We compared the effects of two treatments for aphasic word retrieval impairments, errorless naming treatment (ENT) and gestural facilitation of naming (GES), within the same individuals, anticipating that the use of gesture would enhance the effect of treatment over errorless treatment alone. In addition to picture naming, we evaluated results for other outcome measures that were largely untested in earlier ENT studies. In a single participant crossover treatment design, we examined the effects of ENT and GES in eight individuals with stroke-induced aphasia and word retrieval impairments (three semantic anomia, five phonological anomia) in counterbalanced phases across participants. We evaluated effects of the two treatments for a daily picture naming/gesture production probe measure and in standardised aphasia tests and communication rating scales administered across phases of the experiment.
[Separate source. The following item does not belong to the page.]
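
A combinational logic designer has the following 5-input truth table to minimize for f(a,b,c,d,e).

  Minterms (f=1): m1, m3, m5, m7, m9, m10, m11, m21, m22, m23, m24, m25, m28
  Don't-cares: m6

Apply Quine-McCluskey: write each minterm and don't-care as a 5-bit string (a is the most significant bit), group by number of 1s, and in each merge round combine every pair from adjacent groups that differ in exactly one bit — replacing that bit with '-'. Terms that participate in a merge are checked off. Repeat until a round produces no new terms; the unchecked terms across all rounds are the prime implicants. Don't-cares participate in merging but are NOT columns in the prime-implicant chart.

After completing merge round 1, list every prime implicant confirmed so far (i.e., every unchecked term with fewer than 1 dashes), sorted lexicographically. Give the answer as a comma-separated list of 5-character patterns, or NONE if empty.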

Both treatments led to improvements in naming of trained words (small-to large effect sizes) in individuals with semantic and phonological anomia. Small generalised naming improvements were noted for three individuals with phonological anomia. GES improved use of corresponding gestures for trained words (large effect sizes). Results were largely maintained at one month post-treatment completion. Increases in scores on standardised aphasia testing also occurred for both ENT and GES training. Both ENT and GES led to improvements in naming measures, with no clear difference between treatments. Increased use of gestures following GES provided a potential compensatory means of communication for those who did not improve verbal skills. Both treatments are considered to be effective methods to promote recovery of word retrieval and verbal production skills in individuals with aphasia.